The Way Things Were
by Eva Pasco, author of the novel "Underlying
Notes"
A frequent time traveler through Alice’s Looking Glass of the Sixties, I’m inclined to chase memories that lead me on
a wild goose chase through the myriad twists and turns inside those tunnels to the past where I pry loose a
stone or two. I'm gonna tell you a story, I'm gonna
tell you about my town. Oh, Lincoln, you're my home (oh,
yeah)…Lincoln, located in northeastern Rhode Island, and named in honor of our sixteenth president, Abraham Lincoln.
Quite honestly, Lincoln was a quiet place to
grow up during the Sixties, which is precisely why I’ve pried this stone loose to turn over and examine closely,
the better to conjure traces of a simpler time. I
see Lincoln Community School (circa 1922) standing the way it was on Breakneck
Hill Road rather than the office park of today. Climbing those cement steps leading to the wide front
doors seemed like a monumental hike similar to accessing Lincoln Memorial (by the way, another school in the town on Lonsdale Avenue bore
that name). Once inside, you were safely confined within the institutional womb of celery green walls. Lots of
copying arithmetic problems from a slate chalkboard the length of the wall behind teacher’s desk, and rote
memorization of facts and poems were the rigueur of the day. These regimens are trumped by my sensory
recollections of inhaling the inside of a brand new box of Milton Bradley crayons, and savoring the flavor of
paste doled from a jar onto a scrap of newsprint. Hitting the bottom of the soap dispensers inside the girls’
lavatory dispersed a generous amount of abrasive Borax powder which produced a luxurious amount of lather as we
rubbed our hands together under the faucet. The
clean fragrance lingered long after washing…

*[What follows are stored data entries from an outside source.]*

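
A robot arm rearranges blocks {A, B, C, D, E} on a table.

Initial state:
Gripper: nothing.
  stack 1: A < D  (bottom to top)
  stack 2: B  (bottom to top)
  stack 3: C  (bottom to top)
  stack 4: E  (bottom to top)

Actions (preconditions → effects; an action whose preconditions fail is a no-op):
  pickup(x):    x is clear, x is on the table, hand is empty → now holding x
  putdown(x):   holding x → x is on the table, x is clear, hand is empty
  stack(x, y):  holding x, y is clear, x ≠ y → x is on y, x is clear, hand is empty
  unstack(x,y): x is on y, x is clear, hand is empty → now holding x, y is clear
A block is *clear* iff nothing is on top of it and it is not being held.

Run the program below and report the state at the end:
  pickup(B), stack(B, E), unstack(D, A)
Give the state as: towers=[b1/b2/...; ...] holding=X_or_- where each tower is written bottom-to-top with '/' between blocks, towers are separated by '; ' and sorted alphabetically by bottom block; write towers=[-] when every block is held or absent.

step 1 (pickup(B)): towers=[A/D; C; E] holding=B
step 2 (stack(B, E)): towers=[A/D; C; E/B] holding=-
step 3 (unstack(D, A)): towers=[A; C; E/B] holding=D

towers=[A; C; E/B] holding=D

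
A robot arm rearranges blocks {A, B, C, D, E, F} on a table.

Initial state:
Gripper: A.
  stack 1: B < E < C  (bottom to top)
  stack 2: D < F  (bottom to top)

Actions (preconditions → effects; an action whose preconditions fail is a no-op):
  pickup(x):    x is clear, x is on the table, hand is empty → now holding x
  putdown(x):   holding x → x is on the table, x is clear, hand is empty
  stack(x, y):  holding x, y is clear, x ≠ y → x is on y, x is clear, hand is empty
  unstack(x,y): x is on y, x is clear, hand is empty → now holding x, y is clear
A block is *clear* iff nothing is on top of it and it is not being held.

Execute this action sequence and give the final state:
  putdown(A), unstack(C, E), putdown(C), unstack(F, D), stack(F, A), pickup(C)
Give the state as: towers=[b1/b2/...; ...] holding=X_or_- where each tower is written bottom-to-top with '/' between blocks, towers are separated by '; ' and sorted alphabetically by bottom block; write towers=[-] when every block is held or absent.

towers=[A/F; B/E; D] holding=C

step 1 (putdown(A)): towers=[A; B/E/C; D/F] holding=-
step 2 (unstack(C, E)): towers=[A; B/E; D/F] holding=C
step 3 (putdown(C)): towers=[A; B/E; C; D/F] holding=-
step 4 (unstack(F, D)): towers=[A; B/E; C; D] holding=F
step 5 (stack(F, A)): towers=[A/F; B/E; C; D] holding=-
step 6 (pickup(C)): towers=[A/F; B/E; D] holding=C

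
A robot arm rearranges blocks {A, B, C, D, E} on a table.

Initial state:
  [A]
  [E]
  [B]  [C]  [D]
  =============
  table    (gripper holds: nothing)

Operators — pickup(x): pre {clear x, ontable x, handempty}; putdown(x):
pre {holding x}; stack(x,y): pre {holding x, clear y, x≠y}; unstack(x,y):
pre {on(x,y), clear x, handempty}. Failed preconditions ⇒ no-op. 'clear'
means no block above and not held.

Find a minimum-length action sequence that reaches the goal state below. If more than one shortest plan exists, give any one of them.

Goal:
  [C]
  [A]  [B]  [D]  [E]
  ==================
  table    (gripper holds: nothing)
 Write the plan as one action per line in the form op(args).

step 1 (unstack(A, E)): towers=[B/E; C; D] holding=A
step 2 (putdown(A)): towers=[A; B/E; C; D] holding=-
step 3 (unstack(E, B)): towers=[A; B; C; D] holding=E
step 4 (putdown(E)): towers=[A; B; C; D; E] holding=-
step 5 (pickup(C)): towers=[A; B; D; E] holding=C
step 6 (stack(C, A)): towers=[A/C; B; D; E] holding=-
goal check: towers=[A/C; B; D; E] holding=- — reached (length 6, optimal by BFS)

unstack(A, E)
putdown(A)
unstack(E, B)
putdown(E)
pickup(C)
stack(C, A)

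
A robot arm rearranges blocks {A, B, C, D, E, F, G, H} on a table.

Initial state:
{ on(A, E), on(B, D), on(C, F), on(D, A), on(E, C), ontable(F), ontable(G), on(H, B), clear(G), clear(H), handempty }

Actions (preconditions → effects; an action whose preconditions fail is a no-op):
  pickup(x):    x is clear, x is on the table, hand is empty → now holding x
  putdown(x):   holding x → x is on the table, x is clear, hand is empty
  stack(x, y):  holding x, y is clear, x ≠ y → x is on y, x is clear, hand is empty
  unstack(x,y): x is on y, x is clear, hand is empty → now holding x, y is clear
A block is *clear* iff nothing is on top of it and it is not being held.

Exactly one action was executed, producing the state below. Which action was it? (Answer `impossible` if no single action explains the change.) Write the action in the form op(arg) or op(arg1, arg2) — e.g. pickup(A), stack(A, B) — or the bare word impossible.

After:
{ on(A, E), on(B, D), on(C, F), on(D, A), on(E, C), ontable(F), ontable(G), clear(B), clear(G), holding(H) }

target: towers=[F/C/E/A/D/B; G] holding=H
         pickup(G) → towers=[F/C/E/A/D/B/H] holding=G
     unstack(H, B) → towers=[F/C/E/A/D/B; G] holding=H  ← match

unstack(H, B)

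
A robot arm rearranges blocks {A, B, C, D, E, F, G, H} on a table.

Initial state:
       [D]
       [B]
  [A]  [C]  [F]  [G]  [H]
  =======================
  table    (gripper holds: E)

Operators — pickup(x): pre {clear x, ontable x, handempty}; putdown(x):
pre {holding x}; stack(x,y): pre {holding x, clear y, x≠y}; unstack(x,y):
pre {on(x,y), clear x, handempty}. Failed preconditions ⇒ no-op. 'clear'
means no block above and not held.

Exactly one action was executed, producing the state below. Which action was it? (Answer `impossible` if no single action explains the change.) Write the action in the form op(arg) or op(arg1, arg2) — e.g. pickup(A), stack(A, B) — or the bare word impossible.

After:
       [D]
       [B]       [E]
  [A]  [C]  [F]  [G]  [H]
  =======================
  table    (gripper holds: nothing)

stack(E, G)

target: towers=[A; C/B/D; F; G/E; H] holding=-
        putdown(E) → towers=[A; C/B/D; E; F; G; H] holding=-
       stack(E, G) → towers=[A; C/B/D; F; G/E; H] holding=-  ← match
       stack(E, A) → towers=[A/E; C/B/D; F; G; H] holding=-
       stack(E, H) → towers=[A; C/B/D; F; G; H/E] holding=-
       stack(E, F) → towers=[A; C/B/D; F/E; G; H] holding=-
       stack(E, D) → towers=[A; C/B/D/E; F; G; H] holding=-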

I see St. Jude’s on Front Street the way it was—a humble abode before its reconstruction into an
amphitheater-in-the-round with a monstrosity of a pagoda-like roof. I remember gathering in the old basement with fellow
Christmas carolers and sipping on hot chocolate with marshmallows as an antidote to reveling in the bitter cold.
We could idle the evening away because in those days we weren’t deluged with an avalanche of homework. Come to
think of it, we didn’t get any and don’t seem to be any dumber for it!
You could always sit down for a home cooked
meal at Rusty’s on Breakneck Hill Road. If you wanted burgers, fries, and a
sundae or shake, it was Edward’s at the corner of Cobble Hill Road and
Smithfield Avenue, the asphalt stretch into the cities of Pawtucket and Providence. My dad took us there mostly for ice cream. Don’t ask me why I
once and only once ordered a sundae with chocolate ice cream topped with strawberries. Well, the establishment
that was once Rusty’s has repeatedly come under new ownership with different names at breakneck speed.
Edward’s just keeps getting seedier and seedier,
but you can’t beat their ice cream!
I suppose I don’t miss the junkyard relics
strewn along Cobble Hill Road, most of the acreage now dotted with
impressive homes. Junkyards seem to be a relic of the past. Looking back over the shoulder of nostalgia, it
might not be a bad idea to embrace some things, the way they were.